Yes, tricky to fix that one. Anything else?

One thing to mention is the @QuickCheck annotation. This can be used to bind particular types to a polymorphic function's type parameters when QC checks it. By default, @T parameters are bound to real, but that may not be sensible for all functions. For example:

functions
	-- @QuickCheck @T = bool, set of bool;
	f[@T]: set of @T -> nat1
	f(s) == card s;

> qc 
PO #1, FAILED in 0.016s
Counterexample:
f: subtype obligation in 'DEFAULT' (test.vdm) at line 3:5
--> @T = bool in 'DEFAULT' (test.vdm) at line 2:21
(forall s:set of (@T) &
 --> s = {}
  (card s) > 0)
  --> returns false

Notice that the counterexample shows --> @T = bool, which was the first of the types given in the @QuickCheck annotation on line 2. This particular example would also fail with the default binding of @T to real, but you see the point.

Yes, okay. Anything else?

There's a timeout on the tool, so that really complex examples don't lock up the machine. By default it's 5000ms, which should be plenty of time for most POs, but you can get a result status of TIMEOUT if a spec is very complex. This is roughly the same as MAYBE. You can change the value using the -t option to qc. Setting it to zero means no timeout.

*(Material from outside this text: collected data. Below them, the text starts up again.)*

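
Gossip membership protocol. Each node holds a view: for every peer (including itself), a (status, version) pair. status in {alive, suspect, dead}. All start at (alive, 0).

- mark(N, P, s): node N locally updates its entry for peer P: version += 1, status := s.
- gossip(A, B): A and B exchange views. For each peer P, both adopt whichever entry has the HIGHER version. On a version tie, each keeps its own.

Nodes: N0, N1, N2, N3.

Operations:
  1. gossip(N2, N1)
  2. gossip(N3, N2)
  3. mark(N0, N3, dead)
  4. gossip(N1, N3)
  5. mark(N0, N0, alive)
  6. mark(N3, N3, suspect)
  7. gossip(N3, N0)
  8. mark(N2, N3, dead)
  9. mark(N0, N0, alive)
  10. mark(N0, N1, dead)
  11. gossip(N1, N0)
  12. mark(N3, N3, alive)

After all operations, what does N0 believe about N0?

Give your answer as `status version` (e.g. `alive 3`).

Answer: alive 2

Derivation:
Op 1: gossip N2<->N1 -> N2.N0=(alive,v0) N2.N1=(alive,v0) N2.N2=(alive,v0) N2.N3=(alive,v0) | N1.N0=(alive,v0) N1.N1=(alive,v0) N1.N2=(alive,v0) N1.N3=(alive,v0)
Op 2: gossip N3<->N2 -> N3.N0=(alive,v0) N3.N1=(alive,v0) N3.N2=(alive,v0) N3.N3=(alive,v0) | N2.N0=(alive,v0) N2.N1=(alive,v0) N2.N2=(alive,v0) N2.N3=(alive,v0)
Op 3: N0 marks N3=dead -> (dead,v1)
Op 4: gossip N1<->N3 -> N1.N0=(alive,v0) N1.N1=(alive,v0) N1.N2=(alive,v0) N1.N3=(alive,v0) | N3.N0=(alive,v0) N3.N1=(alive,v0) N3.N2=(alive,v0) N3.N3=(alive,v0)
Op 5: N0 marks N0=alive -> (alive,v1)
Op 6: N3 marks N3=suspect -> (suspect,v1)
Op 7: gossip N3<->N0 -> N3.N0=(alive,v1) N3.N1=(alive,v0) N3.N2=(alive,v0) N3.N3=(suspect,v1) | N0.N0=(alive,v1) N0.N1=(alive,v0) N0.N2=(alive,v0) N0.N3=(dead,v1)
Op 8: N2 marks N3=dead -> (dead,v1)
Op 9: N0 marks N0=alive -> (alive,v2)
Op 10: N0 marks N1=dead -> (dead,v1)
Op 11: gossip N1<->N0 -> N1.N0=(alive,v2) N1.N1=(dead,v1) N1.N2=(alive,v0) N1.N3=(dead,v1) | N0.N0=(alive,v2) N0.N1=(dead,v1) N0.N2=(alive,v0) N0.N3=(dead,v1)
Op 12: N3 marks N3=alive -> (alive,v2)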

There's also a -q option to do the checks without much output, which is useful if you have another display of the results in a GUI tool, and a -v option to be verbose, which can help if you're unsure what's happening. The -n option gives nominal output, which is just the status and the duration.

Phew. But most of the time you just run qc, right?

Yes. It's intended to give sensible and useful results by default. The other options are for more advanced use, but we can talk about those in a separate conversation.